Ce qui veut dire que nous n’en sommes pas encore à subir les humiliations comme le fit le prophète Jérémie. Avant d’annoncer la Bonne Nouvelle aussi efficacement que cela mette notre vie en péril, il faudrait que nous la laissions produire son œuvre de réconciliation dans nos propres cœurs. Tant que les compromissions subsistent, nous courrons avec peine sur les chemins de l’évangile. « Débarrassons-nous de tout ce qui nous alourdit, nous exhorte donc saint Paul, et d’abord du péché qui nous entrave si bien ».

Frères et sœurs, notre Seigneur Jésus nous fait aujourd’hui la confidence d’un désir profond qui habite son cœur : « Je suis venu apporter un feu sur la terre, et comme je voudrais qu’il soit déjà allumé ! ». Allons-nous le laisser embraser notre cœur de sa Parole ? Allons-nous proposer nos cœurs comme relais pour que le feu du Christ se répande de proche en proche, dans le monde entier ? Autrement dit, allons-nous accueillir la Parole qui dévoile les divisions et convertit les cœurs ? L’aventure n’est pas de tout repos mais le programme est tout tracé. Saint Paul nous dit en effet très clairement l’étendue du chantier : « vous n’avez pas encore résisté jusqu’au sang dans votre lutte contre le péché ».

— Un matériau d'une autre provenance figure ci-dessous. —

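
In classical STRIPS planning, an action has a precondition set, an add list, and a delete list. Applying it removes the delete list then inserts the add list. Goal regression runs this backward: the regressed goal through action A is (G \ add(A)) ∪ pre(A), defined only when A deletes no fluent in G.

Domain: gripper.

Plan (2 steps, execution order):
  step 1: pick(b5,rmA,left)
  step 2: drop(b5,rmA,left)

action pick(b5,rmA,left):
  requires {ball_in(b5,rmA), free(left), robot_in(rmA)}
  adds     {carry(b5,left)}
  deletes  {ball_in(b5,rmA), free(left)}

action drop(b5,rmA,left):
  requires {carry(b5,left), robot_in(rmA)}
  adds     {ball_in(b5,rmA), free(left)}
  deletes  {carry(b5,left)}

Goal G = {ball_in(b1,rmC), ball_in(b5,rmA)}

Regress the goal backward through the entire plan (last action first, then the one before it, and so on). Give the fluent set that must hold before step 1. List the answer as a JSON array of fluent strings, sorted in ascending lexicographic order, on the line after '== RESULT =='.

Regress step by step:
  through step 2 (drop(b5,rmA,left)): drop {ball_in(b5,rmA)}, keep {ball_in(b1,rmC)}, require {carry(b5,left), robot_in(rmA)}
    → {ball_in(b1,rmC), carry(b5,left), robot_in(rmA)}
  through step 1 (pick(b5,rmA,left)): drop {carry(b5,left)}, keep {ball_in(b1,rmC), robot_in(rmA)}, require {ball_in(b5,rmA), free(left), robot_in(rmA)}
    → {ball_in(b1,rmC), ball_in(b5,rmA), free(left), robot_in(rmA)}

== RESULT ==
["ball_in(b1,rmC)", "ball_in(b5,rmA)", "free(left)", "robot_in(rmA)"]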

Cela étant, si l’annonce de l’évangile requiert un investissement total, elle n’est en rien compliquée. Accueillir la Bonne Nouvelle commence simplement par remercier le Seigneur pour sa victoire. C’est ainsi que l’annonce trace son chemin dans les cœurs. Le psaume disait en effet : « en ma bouche, il a mis un chant nouveau, une louange à notre Dieu : voyant cela, beaucoup seront saisis, ils croiront au Seigneur ».